Technical unemployment and layoffs in Azomureș
In the heavy and chemical industry, the situation is dominated by the case of Azomureș, one of the largest producers of fertilizers in Romania. Here, production stoppages caused by high energy costs have led to the technical unemployment of a significant number of employees and collaborators, with scenarios that may involve up to several thousand people affected.
Recently, the union at Combinatul Azomureș announced that approximately 2,500 employees are at risk of losing their jobs.
“The employees of Azomureș and those of the contracting companies, approximately 2,500 employees, will lose their jobs if the authorities do not find a correct solution for the production of fertilizers to continue in Romania. Examples from the past show that postponing a decision can create irreversible effects, and in the case of Azomureș it can lead to the complete closure of the company, with devastating effects for Romanian agriculture and the state budget”. the union said.

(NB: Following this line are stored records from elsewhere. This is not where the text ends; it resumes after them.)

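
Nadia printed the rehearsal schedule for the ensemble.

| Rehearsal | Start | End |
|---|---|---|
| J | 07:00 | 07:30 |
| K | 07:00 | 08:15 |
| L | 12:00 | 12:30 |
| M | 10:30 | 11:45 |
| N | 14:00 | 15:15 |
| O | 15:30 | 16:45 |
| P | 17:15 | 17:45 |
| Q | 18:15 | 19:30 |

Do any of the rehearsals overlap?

Yes

Two intervals overlap when each starts before the other ends.
Sorted by start: J, K, M, L, N, O, P, Q.
K starts before J ends → J and K overlap.
That's a conflict, so the schedule is not conflict-free.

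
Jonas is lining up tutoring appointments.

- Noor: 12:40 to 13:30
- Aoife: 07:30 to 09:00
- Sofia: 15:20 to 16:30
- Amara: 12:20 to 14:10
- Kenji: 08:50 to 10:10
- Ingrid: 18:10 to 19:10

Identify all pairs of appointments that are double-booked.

Sorted by start: Aoife, Kenji, Amara, Noor, Sofia, Ingrid.
Kenji starts before Aoife ends → Aoife and Kenji overlap.
Amara starts after Aoife ends — done with Aoife.
Amara starts after Kenji ends — done with Kenji.
Noor starts before Amara ends → Amara and Noor overlap.
Sofia starts after Amara ends — done with Amara.
Sofia starts after Noor ends — done with Noor.
Ingrid starts after Sofia ends.

Amara & Noor, Aoife & Kenji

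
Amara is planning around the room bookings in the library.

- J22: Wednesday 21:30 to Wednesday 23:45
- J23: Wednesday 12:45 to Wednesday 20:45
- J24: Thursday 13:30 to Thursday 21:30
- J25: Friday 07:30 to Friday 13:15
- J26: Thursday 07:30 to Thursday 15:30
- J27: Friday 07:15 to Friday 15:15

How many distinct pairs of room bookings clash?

2

Sorted by start: J23, J22, J26, J24, J27, J25.
J22 starts after J23 ends, so J23 has no further overlaps.
J26 starts after J22 ends, so J22 has no further overlaps.
J24 starts before J26 ends → J26 and J24 overlap.
J27 starts after J26 ends, so J26 has no further overlaps.
J27 starts after J24 ends, so J24 has no further overlaps.
J25 starts before J27 ends → J27 and J25 overlap.
Overlapping pairs: J24 & J26, J25 & J27 — 2 in total.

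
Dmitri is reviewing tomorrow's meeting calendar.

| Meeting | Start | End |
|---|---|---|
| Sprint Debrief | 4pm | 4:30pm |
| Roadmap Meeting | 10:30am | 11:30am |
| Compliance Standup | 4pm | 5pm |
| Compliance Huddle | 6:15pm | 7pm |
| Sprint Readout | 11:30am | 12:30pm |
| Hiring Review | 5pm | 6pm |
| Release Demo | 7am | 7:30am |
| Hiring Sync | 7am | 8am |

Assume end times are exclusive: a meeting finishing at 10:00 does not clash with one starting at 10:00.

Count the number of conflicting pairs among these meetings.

2

Check each pair: they overlap iff neither finishes before the other starts.
Sorted by start: Hiring Sync, Release Demo, Roadmap Meeting, Sprint Readout, Sprint Debrief, Compliance Standup, Hiring Review, Compliance Huddle.
Release Demo starts before Hiring Sync ends → Hiring Sync and Release Demo overlap.
Roadmap Meeting starts after Hiring Sync ends, so Hiring Sync has no further overlaps.
Roadmap Meeting starts after Release Demo ends, so Release Demo has no further overlaps.
Sprint Readout starts exactly when Roadmap Meeting ends (back-to-back, no overlap), so Roadmap Meeting has no further overlaps.
Sprint Debrief starts after Sprint Readout ends, so Sprint Readout has no further overlaps.
Compliance Standup starts before Sprint Debrief ends → Sprint Debrief and Compliance Standup overlap.
Hiring Review starts after Sprint Debrief ends, so Sprint Debrief has no further overlaps.
Hiring Review starts exactly when Compliance Standup ends (back-to-back, no overlap), so Compliance Standup has no further overlaps.
Compliance Huddle starts after Hiring Review ends.
Overlapping pairs: Compliance Standup & Sprint Debrief, Hiring Sync & Release Demo — 2 in total.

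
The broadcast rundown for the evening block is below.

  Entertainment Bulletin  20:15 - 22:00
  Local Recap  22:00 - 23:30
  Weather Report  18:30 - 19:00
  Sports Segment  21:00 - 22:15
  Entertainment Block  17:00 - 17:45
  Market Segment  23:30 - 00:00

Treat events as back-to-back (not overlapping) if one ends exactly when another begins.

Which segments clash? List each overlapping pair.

Sorted by start: Entertainment Block, Weather Report, Entertainment Bulletin, Sports Segment, Local Recap, Market Segment.
Weather Report starts after Entertainment Block ends — done with Entertainment Block.
Entertainment Bulletin starts after Weather Report ends — done with Weather Report.
Sports Segment starts before Entertainment Bulletin ends → Entertainment Bulletin and Sports Segment overlap.
Local Recap starts exactly when Entertainment Bulletin ends (back-to-back, no overlap) — done with Entertainment Bulletin.
Local Recap starts before Sports Segment ends → Sports Segment and Local Recap overlap.
Market Segment starts after Sports Segment ends.
Market Segment starts exactly when Local Recap ends (back-to-back, no overlap).

Entertainment Bulletin & Sports Segment, Local Recap & Sports Segment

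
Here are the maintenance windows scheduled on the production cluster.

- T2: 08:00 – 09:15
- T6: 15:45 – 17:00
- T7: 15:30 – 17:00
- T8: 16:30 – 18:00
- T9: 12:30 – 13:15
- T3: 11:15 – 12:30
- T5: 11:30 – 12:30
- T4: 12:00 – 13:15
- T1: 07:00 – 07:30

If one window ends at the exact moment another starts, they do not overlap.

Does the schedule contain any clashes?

Yes

Sorted by start: T1, T2, T3, T5, T4, T9, T7, T6, T8.
T2 starts after T1 ends, so nothing later overlaps T1 either.
T3 starts after T2 ends, so nothing later overlaps T2 either.
T5 starts before T3 ends → T3 and T5 overlap.
That's a conflict, so the schedule is not conflict-free.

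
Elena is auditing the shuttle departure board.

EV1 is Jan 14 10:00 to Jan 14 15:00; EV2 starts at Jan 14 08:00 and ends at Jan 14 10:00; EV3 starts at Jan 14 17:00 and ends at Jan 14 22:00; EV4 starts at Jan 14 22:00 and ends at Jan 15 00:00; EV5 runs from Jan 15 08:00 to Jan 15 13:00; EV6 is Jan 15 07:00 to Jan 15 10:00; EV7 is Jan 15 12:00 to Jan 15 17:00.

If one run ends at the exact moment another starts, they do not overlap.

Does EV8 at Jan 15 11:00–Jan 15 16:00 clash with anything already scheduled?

EV2: ends Jan 14 10:00 at or before EV8 starts Jan 15 11:00 → clear.
EV1: ends Jan 14 15:00 at or before EV8 starts Jan 15 11:00 → clear.
EV3: ends Jan 14 22:00 at or before EV8 starts Jan 15 11:00 → clear.
EV4: ends Jan 15 00:00 at or before EV8 starts Jan 15 11:00 → clear.
EV6: ends Jan 15 10:00 at or before EV8 starts Jan 15 11:00 → clear.
EV5: starts Jan 15 08:00 before EV8 ends Jan 15 16:00, and ends Jan 15 13:00 after EV8 starts Jan 15 11:00 → overlap.
EV7: starts Jan 15 12:00 before EV8 ends Jan 15 16:00, and ends Jan 15 17:00 after EV8 starts Jan 15 11:00 → overlap.
EV8 overlaps EV5, EV7.

Yes — it overlaps EV5, EV7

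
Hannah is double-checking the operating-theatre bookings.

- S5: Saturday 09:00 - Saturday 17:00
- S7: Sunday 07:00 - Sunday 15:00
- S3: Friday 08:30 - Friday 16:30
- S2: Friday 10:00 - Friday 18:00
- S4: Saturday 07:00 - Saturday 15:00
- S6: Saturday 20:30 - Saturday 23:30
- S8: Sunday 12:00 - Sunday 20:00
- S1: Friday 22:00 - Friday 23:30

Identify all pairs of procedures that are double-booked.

Sorted by start: S3, S2, S1, S4, S5, S6, S7, S8.
S2 starts before S3 ends → S3 and S2 overlap.
S1 starts after S3 ends — done with S3.
S1 starts after S2 ends — done with S2.
S4 starts after S1 ends — done with S1.
S5 starts before S4 ends → S4 and S5 overlap.
S6 starts after S4 ends — done with S4.
S6 starts after S5 ends — done with S5.
S7 starts after S6 ends — done with S6.
S8 starts before S7 ends → S7 and S8 overlap.

S2 & S3, S4 & S5, S7 & S8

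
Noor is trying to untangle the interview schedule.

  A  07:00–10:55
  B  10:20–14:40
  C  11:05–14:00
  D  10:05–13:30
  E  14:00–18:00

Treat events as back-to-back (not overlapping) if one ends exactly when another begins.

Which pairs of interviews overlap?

Sorted by start: A, D, B, C, E.
D starts before A ends → A and D overlap.
B starts before A ends → A and B overlap.
C starts after A ends; A is clear from here.
B starts before D ends → D and B overlap.
C starts before D ends → D and C overlap.
E starts after D ends.
C starts before B ends → B and C overlap.
E starts before B ends → B and E overlap.
E starts exactly when C ends (back-to-back, no overlap).

A & B, A & D, B & C, B & D, B & E, C & D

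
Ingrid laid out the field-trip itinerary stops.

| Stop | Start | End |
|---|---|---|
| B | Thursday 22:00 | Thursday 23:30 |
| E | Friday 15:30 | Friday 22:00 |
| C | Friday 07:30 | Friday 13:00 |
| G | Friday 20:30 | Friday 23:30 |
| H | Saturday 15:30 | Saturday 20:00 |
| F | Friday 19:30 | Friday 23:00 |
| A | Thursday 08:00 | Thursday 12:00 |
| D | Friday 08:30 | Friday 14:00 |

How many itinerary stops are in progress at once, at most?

Walk through starts and ends in time order (an end at T is processed before a start at T):
Thursday 08:00 start A → 1
Thursday 12:00 end A → 0
Thursday 22:00 start B → 1
Thursday 23:30 end B → 0
Friday 07:30 start C → 1
Friday 08:30 start D → 2
Friday 13:00 end C → 1
Friday 14:00 end D → 0
Friday 15:30 start E → 1
Friday 19:30 start F → 2
Friday 20:30 start G → 3
Friday 22:00 end E → 2
Friday 23:00 end F → 1
Friday 23:30 end G → 0
Saturday 15:30 start H → 1
Saturday 20:00 end H → 0
Peak is 3, at Friday 20:30 (E, F, G).

3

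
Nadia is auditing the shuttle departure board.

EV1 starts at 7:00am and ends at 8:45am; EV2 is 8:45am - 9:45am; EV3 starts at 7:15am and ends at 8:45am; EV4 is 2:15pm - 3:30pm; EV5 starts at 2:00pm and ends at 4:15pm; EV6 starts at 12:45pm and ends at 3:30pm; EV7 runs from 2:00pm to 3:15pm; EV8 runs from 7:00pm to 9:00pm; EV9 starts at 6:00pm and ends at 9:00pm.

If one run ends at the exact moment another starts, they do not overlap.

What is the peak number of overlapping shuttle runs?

Walk through starts and ends in time order (an end at T is processed before a start at T):
7:00am start EV1 → 1
7:15am start EV3 → 2
8:45am end EV1 → 1
8:45am end EV3 → 0
8:45am start EV2 → 1
9:45am end EV2 → 0
12:45pm start EV6 → 1
2:00pm start EV5 → 2
2:00pm start EV7 → 3
2:15pm start EV4 → 4
3:15pm end EV7 → 3
3:30pm end EV4 → 2
3:30pm end EV6 → 1
4:15pm end EV5 → 0
6:00pm start EV9 → 1
7:00pm start EV8 → 2
9:00pm end EV8 → 1
9:00pm end EV9 → 0
Peak is 4, at 2:15pm (EV4, EV5, EV6, EV7).

4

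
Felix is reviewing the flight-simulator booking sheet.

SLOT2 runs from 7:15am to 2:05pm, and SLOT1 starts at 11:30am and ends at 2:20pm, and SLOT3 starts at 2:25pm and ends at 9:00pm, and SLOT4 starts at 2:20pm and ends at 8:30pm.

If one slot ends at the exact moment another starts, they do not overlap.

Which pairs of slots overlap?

Sorted by start: SLOT2, SLOT1, SLOT4, SLOT3.
SLOT1 starts before SLOT2 ends → SLOT2 and SLOT1 overlap.
SLOT4 starts after SLOT2 ends; SLOT2 is clear from here.
SLOT4 starts exactly when SLOT1 ends (back-to-back, no overlap); SLOT1 is clear from here.
SLOT3 starts before SLOT4 ends → SLOT4 and SLOT3 overlap.

SLOT1 & SLOT2, SLOT3 & SLOT4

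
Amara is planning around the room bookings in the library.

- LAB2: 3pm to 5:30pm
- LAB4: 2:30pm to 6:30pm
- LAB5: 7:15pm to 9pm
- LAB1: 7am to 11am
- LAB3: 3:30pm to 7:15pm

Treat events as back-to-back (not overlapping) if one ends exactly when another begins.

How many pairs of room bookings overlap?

3

Check each pair: they overlap iff neither finishes before the other starts.
Sorted by start: LAB1, LAB4, LAB2, LAB3, LAB5.
LAB4 starts after LAB1 ends — done with LAB1.
LAB2 starts before LAB4 ends → LAB4 and LAB2 overlap.
LAB3 starts before LAB4 ends → LAB4 and LAB3 overlap.
LAB5 starts after LAB4 ends.
LAB3 starts before LAB2 ends → LAB2 and LAB3 overlap.
LAB5 starts after LAB2 ends.
LAB5 starts exactly when LAB3 ends (back-to-back, no overlap).
Overlapping pairs: LAB2 & LAB3, LAB2 & LAB4, LAB3 & LAB4 — 3 in total.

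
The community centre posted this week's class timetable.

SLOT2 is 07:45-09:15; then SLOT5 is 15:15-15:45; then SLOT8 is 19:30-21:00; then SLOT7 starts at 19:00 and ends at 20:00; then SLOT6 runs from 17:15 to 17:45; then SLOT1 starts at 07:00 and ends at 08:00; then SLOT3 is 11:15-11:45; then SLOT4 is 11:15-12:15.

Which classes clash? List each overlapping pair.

SLOT1 & SLOT2, SLOT3 & SLOT4, SLOT7 & SLOT8

Sorted by start: SLOT1, SLOT2, SLOT3, SLOT4, SLOT5, SLOT6, SLOT7, SLOT8.
SLOT2 starts before SLOT1 ends → SLOT1 and SLOT2 overlap.
SLOT3 starts after SLOT1 ends, so nothing later overlaps SLOT1 either.
SLOT3 starts after SLOT2 ends, so nothing later overlaps SLOT2 either.
SLOT4 starts before SLOT3 ends → SLOT3 and SLOT4 overlap.
SLOT5 starts after SLOT3 ends, so nothing later overlaps SLOT3 either.
SLOT5 starts after SLOT4 ends, so nothing later overlaps SLOT4 either.
SLOT6 starts after SLOT5 ends, so nothing later overlaps SLOT5 either.
SLOT7 starts after SLOT6 ends, so nothing later overlaps SLOT6 either.
SLOT8 starts before SLOT7 ends → SLOT7 and SLOT8 overlap.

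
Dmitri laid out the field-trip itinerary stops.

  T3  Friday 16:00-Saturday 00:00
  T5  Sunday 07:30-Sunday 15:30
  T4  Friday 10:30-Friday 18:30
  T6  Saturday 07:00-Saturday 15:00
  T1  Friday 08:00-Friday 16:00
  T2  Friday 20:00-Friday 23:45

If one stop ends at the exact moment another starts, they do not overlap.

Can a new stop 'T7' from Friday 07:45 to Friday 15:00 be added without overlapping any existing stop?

No — it overlaps T1, T4

T1: starts Friday 08:00 before T7 ends Friday 15:00, and ends Friday 16:00 after T7 starts Friday 07:45 → overlap.
T4: starts Friday 10:30 before T7 ends Friday 15:00, and ends Friday 18:30 after T7 starts Friday 07:45 → overlap.
T3: starts Friday 16:00 at or after T7 ends Friday 15:00 → clear.
T2: starts Friday 20:00 at or after T7 ends Friday 15:00 → clear.
T6: starts Saturday 07:00 at or after T7 ends Friday 15:00 → clear.
T5: starts Sunday 07:30 at or after T7 ends Friday 15:00 → clear.
T7 overlaps T1, T4.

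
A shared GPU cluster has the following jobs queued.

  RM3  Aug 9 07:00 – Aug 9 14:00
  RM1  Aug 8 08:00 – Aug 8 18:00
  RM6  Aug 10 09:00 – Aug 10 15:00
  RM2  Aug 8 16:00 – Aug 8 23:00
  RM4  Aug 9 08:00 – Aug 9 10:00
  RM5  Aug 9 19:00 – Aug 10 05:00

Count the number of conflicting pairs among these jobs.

Sorted by start: RM1, RM2, RM3, RM4, RM5, RM6.
RM2 starts before RM1 ends → RM1 and RM2 overlap.
RM3 starts after RM1 ends, so RM1 has no further overlaps.
RM3 starts after RM2 ends, so RM2 has no further overlaps.
RM4 starts before RM3 ends → RM3 and RM4 overlap.
RM5 starts after RM3 ends, so RM3 has no further overlaps.
RM5 starts after RM4 ends, so RM4 has no further overlaps.
RM6 starts after RM5 ends.
Overlapping pairs: RM1 & RM2, RM3 & RM4 — 2 in total.

2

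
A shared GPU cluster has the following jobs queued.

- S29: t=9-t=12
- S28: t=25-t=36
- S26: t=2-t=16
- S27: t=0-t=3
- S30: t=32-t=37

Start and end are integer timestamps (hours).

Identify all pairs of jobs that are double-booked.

S26 & S27, S26 & S29, S28 & S30

Sorted by start: S27, S26, S29, S28, S30.
S26 starts before S27 ends → S27 and S26 overlap.
S29 starts after S27 ends; S27 is clear from here.
S29 starts before S26 ends → S26 and S29 overlap.
S28 starts after S26 ends; S26 is clear from here.
S28 starts after S29 ends; S29 is clear from here.
S30 starts before S28 ends → S28 and S30 overlap.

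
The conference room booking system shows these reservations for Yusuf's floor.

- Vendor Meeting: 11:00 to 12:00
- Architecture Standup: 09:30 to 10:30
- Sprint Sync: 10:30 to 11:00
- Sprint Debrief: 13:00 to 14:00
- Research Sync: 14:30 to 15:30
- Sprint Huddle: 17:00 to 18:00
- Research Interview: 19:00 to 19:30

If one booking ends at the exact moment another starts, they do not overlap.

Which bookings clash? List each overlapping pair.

none

Sorted by start: Architecture Standup, Sprint Sync, Vendor Meeting, Sprint Debrief, Research Sync, Sprint Huddle, Research Interview.
Sprint Sync starts exactly when Architecture Standup ends (back-to-back, no overlap), so Architecture Standup has no further overlaps.
Vendor Meeting starts exactly when Sprint Sync ends (back-to-back, no overlap), so Sprint Sync has no further overlaps.
Sprint Debrief starts after Vendor Meeting ends, so Vendor Meeting has no further overlaps.
Research Sync starts after Sprint Debrief ends, so Sprint Debrief has no further overlaps.
Sprint Huddle starts after Research Sync ends, so Research Sync has no further overlaps.
Research Interview starts after Sprint Huddle ends.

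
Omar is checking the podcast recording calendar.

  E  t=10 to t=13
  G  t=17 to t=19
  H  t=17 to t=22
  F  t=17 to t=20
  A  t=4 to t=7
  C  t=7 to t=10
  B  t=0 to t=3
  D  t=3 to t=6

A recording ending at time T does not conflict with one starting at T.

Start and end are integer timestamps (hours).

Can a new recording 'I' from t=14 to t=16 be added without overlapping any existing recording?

Yes — the slot is free

B: ends t=3 at or before I starts t=14 → clear.
D: ends t=6 at or before I starts t=14 → clear.
A: ends t=7 at or before I starts t=14 → clear.
C: ends t=10 at or before I starts t=14 → clear.
E: ends t=13 at or before I starts t=14 → clear.
F: starts t=17 at or after I ends t=16 → clear.
G: starts t=17 at or after I ends t=16 → clear.
H: starts t=17 at or after I ends t=16 → clear.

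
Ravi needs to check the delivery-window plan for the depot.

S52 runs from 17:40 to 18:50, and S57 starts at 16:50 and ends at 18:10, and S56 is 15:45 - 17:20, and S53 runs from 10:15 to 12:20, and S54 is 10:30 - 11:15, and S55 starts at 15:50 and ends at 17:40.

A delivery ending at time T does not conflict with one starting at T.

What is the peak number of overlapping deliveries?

Sort all start/end points and keep a running count:
10:15 start S53 → 1
10:30 start S54 → 2
11:15 end S54 → 1
12:20 end S53 → 0
15:45 start S56 → 1
15:50 start S55 → 2
16:50 start S57 → 3
17:20 end S56 → 2
17:40 end S55 → 1
17:40 start S52 → 2
18:10 end S57 → 1
18:50 end S52 → 0
Peak is 3, at 16:50 (S55, S56, S57).

3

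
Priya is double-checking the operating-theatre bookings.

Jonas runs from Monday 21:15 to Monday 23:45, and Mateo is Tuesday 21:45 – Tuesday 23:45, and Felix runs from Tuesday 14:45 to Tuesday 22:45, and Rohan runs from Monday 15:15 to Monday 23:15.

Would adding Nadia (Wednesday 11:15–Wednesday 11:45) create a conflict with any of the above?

No — it doesn't clash with anything

Rohan: ends Monday 23:15 at or before Nadia starts Wednesday 11:15 → clear.
Jonas: ends Monday 23:45 at or before Nadia starts Wednesday 11:15 → clear.
Felix: ends Tuesday 22:45 at or before Nadia starts Wednesday 11:15 → clear.
Mateo: ends Tuesday 23:45 at or before Nadia starts Wednesday 11:15 → clear.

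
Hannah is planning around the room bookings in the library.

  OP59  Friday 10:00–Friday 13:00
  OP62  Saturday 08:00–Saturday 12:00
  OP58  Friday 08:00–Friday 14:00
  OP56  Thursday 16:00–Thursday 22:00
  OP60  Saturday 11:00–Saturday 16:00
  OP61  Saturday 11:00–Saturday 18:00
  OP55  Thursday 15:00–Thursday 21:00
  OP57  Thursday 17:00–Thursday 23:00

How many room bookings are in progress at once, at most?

Sweep the timeline, counting +1 at each start and −1 at each end (ends before starts at a tie):
Thursday 15:00 start OP55 → 1
Thursday 16:00 start OP56 → 2
Thursday 17:00 start OP57 → 3
Thursday 21:00 end OP55 → 2
Thursday 22:00 end OP56 → 1
Thursday 23:00 end OP57 → 0
Friday 08:00 start OP58 → 1
Friday 10:00 start OP59 → 2
Friday 13:00 end OP59 → 1
Friday 14:00 end OP58 → 0
Saturday 08:00 start OP62 → 1
Saturday 11:00 start OP60 → 2
Saturday 11:00 start OP61 → 3
Saturday 12:00 end OP62 → 2
Saturday 16:00 end OP60 → 1
Saturday 18:00 end OP61 → 0
Peak is 3, at Thursday 17:00 (OP55, OP56, OP57).

3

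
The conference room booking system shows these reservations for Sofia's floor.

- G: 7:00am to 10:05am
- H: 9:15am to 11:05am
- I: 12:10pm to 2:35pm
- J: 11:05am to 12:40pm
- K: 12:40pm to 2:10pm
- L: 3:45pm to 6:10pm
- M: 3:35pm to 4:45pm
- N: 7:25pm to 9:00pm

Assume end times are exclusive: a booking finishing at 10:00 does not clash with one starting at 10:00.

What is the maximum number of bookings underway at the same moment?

2

Sweep the timeline, counting +1 at each start and −1 at each end (ends before starts at a tie):
7:00am start G → 1
9:15am start H → 2
10:05am end G → 1
11:05am end H → 0
11:05am start J → 1
12:10pm start I → 2
12:40pm end J → 1
12:40pm start K → 2
2:10pm end K → 1
2:35pm end I → 0
3:35pm start M → 1
3:45pm start L → 2
4:45pm end M → 1
6:10pm end L → 0
7:25pm start N → 1
9:00pm end N → 0
Peak is 2, at 9:15am (G, H).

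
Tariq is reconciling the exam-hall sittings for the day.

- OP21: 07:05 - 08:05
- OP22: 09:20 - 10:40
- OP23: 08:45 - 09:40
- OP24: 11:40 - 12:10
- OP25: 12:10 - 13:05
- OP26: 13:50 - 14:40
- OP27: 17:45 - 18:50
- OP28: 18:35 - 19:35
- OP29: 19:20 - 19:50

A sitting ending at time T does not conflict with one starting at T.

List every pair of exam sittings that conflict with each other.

OP22 & OP23, OP27 & OP28, OP28 & OP29

Sorted by start: OP21, OP23, OP22, OP24, OP25, OP26, OP27, OP28, OP29.
OP23 starts after OP21 ends, so nothing later overlaps OP21 either.
OP22 starts before OP23 ends → OP23 and OP22 overlap.
OP24 starts after OP23 ends, so nothing later overlaps OP23 either.
OP24 starts after OP22 ends, so nothing later overlaps OP22 either.
OP25 starts exactly when OP24 ends (back-to-back, no overlap), so nothing later overlaps OP24 either.
OP26 starts after OP25 ends, so nothing later overlaps OP25 either.
OP27 starts after OP26 ends, so nothing later overlaps OP26 either.
OP28 starts before OP27 ends → OP27 and OP28 overlap.
OP29 starts after OP27 ends.
OP29 starts before OP28 ends → OP28 and OP29 overlap.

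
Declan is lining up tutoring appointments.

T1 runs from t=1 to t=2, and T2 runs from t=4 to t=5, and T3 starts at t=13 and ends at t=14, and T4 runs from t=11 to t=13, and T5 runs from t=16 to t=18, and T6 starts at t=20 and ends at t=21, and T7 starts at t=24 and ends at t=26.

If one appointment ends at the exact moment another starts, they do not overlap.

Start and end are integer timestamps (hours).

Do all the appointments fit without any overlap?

Sorted by start: T1, T2, T4, T3, T5, T6, T7.
T2 starts after T1 ends — done with T1.
T4 starts after T2 ends — done with T2.
T3 starts exactly when T4 ends (back-to-back, no overlap) — done with T4.
T5 starts after T3 ends — done with T3.
T6 starts after T5 ends — done with T5.
T7 starts after T6 ends.
Every pair is clear; the schedule has no overlaps.

Yes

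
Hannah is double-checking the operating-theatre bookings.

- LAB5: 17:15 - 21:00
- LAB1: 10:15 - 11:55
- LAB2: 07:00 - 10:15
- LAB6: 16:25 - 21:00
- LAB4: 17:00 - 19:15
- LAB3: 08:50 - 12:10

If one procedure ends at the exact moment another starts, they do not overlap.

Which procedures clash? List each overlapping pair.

LAB1 & LAB3, LAB2 & LAB3, LAB4 & LAB5, LAB4 & LAB6, LAB5 & LAB6

Sorted by start: LAB2, LAB3, LAB1, LAB6, LAB4, LAB5.
LAB3 starts before LAB2 ends → LAB2 and LAB3 overlap.
LAB1 starts exactly when LAB2 ends (back-to-back, no overlap), so nothing later overlaps LAB2 either.
LAB1 starts before LAB3 ends → LAB3 and LAB1 overlap.
LAB6 starts after LAB3 ends, so nothing later overlaps LAB3 either.
LAB6 starts after LAB1 ends, so nothing later overlaps LAB1 either.
LAB4 starts before LAB6 ends → LAB6 and LAB4 overlap.
LAB5 starts before LAB6 ends → LAB6 and LAB5 overlap.
LAB5 starts before LAB4 ends → LAB4 and LAB5 overlap.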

Redundancies in IT and services as well. eMag lays off 3% of employees
The IT and services sector is going through a period of moderation after years of accelerated growth. Companies such as Endava or UiPath have made specific personnel adjustments, in line with global reorganizations. At the same time, the e-commerce area is also starting to feel pressure: eMAG has recently announced an internal reorganization that involves reducing the team by around 3%, which could mean several hundred employees affected at group level, depending on the estimates.
Although at the international level giants such as Meta or Amazon have operated massive layoffs, the direct impact in Romania remains rather limited and fragmented. The local market is mainly characterized by hiring freezes, the reduction of external projects and an increased pressure on efficiency.
In retail and consumer goods, the adjustments are moderate. Big players like Carrefour or Mega Image are not facing a crisis, but are optimizing costs through internal reorganizations and automation, which may lead to limited staff reductions in certain areas. The situation is similar in logistics or the food industry, where layoffs are punctual and mainly driven by falling volumes or rising costs.
In the financial-banking sector, the changes are structural rather than conjunctural. The integration of OTP Bank Romania into Banca Transilvania may generate overlapping roles and staff reductions, but these are part of a normal consolidation process, not a sectoral crisis. In parallel, digitalization continues to reduce the number of traditional jobs.